Custom course design helps patch a career shift into the medical field
University isn't for everyone. For others, university just isn't for them immediately after high school.
As an 18-year-old, Dave Sahadeo had only a vague concept of the sort of career he wanted, and no interest in post-secondary education. Yet 10 years later, he is now happily planning to devote the next nine years of his life to academia: after he finishes his undergraduate degree, he wants to go on to med school to specialize in surgery
It took a job that wasn't a good fit to radically change his aspirations and focus. He was working at a tech retailer and did well there, receiving a series of promotions and eventually moving into a corporate position. But a downturn in the economy helped him realize the business world wasn't for him.
"I considered trades and health care, but I thought that of the two, health care offered the most job stability – people will always need it, regardless of the economy – and also offered the satisfaction of helping others," Sahadeo says.

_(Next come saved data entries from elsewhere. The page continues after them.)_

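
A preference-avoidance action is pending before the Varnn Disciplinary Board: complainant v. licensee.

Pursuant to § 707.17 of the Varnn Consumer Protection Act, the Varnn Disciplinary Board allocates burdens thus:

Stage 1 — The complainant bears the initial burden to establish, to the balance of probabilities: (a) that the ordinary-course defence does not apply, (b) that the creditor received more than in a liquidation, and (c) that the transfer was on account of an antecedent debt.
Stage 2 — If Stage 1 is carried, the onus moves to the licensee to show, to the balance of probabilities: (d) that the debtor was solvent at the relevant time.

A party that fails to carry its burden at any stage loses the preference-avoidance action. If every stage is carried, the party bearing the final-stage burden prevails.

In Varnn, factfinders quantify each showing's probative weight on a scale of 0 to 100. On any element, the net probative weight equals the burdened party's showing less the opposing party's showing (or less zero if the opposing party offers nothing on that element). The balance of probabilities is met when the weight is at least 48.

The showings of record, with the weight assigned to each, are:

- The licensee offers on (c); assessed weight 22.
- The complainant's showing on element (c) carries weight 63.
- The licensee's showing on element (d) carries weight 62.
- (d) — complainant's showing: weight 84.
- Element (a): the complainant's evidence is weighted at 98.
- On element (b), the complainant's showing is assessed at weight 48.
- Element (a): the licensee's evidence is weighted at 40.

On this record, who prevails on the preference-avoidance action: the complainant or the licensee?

licensee

Stage 1 — burden on complainant; standard: the balance of probabilities (weight is at least 48).
    (a): 98 − 40 = 58 ≥ 48 [met]
    (b): 48 ≥ 48 [met]
    (c): 63 − 22 = 41 < 48 [not met]
  The complainant does not carry Stage 1.
The licensee prevails.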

He decided to pursue respiratory therapy, which required moving from the lower mainland to Kamloops and enrolling in night school to repeat all Grade 11 and 12 math and science prerequisites (the respiratory therapy program requires that these prereqs have been completed in the last five years).

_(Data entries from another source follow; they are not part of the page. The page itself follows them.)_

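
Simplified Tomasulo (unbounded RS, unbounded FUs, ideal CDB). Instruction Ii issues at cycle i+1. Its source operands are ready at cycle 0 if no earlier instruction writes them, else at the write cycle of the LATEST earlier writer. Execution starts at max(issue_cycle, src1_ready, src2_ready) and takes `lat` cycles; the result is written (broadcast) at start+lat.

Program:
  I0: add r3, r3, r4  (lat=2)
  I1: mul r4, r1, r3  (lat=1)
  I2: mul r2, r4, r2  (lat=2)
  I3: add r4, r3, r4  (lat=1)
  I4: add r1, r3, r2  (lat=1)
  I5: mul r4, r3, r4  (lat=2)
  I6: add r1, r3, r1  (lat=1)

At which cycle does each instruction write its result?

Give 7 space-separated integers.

Answer: 3 4 6 5 7 8 8

Derivation:
I0 add r3: issue@1 deps=(None,None) exec_start@1 write@3
I1 mul r4: issue@2 deps=(None,0) exec_start@3 write@4
I2 mul r2: issue@3 deps=(1,None) exec_start@4 write@6
I3 add r4: issue@4 deps=(0,1) exec_start@4 write@5
I4 add r1: issue@5 deps=(0,2) exec_start@6 write@7
I5 mul r4: issue@6 deps=(0,3) exec_start@6 write@8
I6 add r1: issue@7 deps=(0,4) exec_start@7 write@8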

"Night school was such a positive experience that I began to consider going on to medical school," he says. "I knew I could do the work, and that a background in respiratory therapy will be helpful if I specialize in surgery."
Today he's a very busy student, with the sort of schedule that would challenge the most seasoned of multitaskers. He’s enrolled in a full-time course load on campus at TRU and takes courses and labs online through Open Learning in order to graduate sooner and complete the necessary prerequisites for med school; he is also a leader in the Supplemental Learning program for Anatomy and Physiology on campus and serves as the student representative on the board of directors for the Canadian Society of Respiratory Therapists.
"Essentially I'm trying to complete a four-year science degree in three years," he says, while also completing the Respiratory Therapy Dual Credit Diploma/Bachelor of health Science program and the 12 extra science courses necessary to prepare for the MCAT (the entrance examination for med school). That means occasionally juggling his online class deadlines with campus deadlines.
"When I have a timetable conflict, I just take the extra class through Open Learning so I can still get everything done on my timeline. That's a huge benefit because now I don't need to come back to TRU for another year or two after my program to get all of the courses done," he says.
"Time management, and being able to prioritize, is huge. But this is my main focus, and I’m really motivated to get it done, and that makes it easier."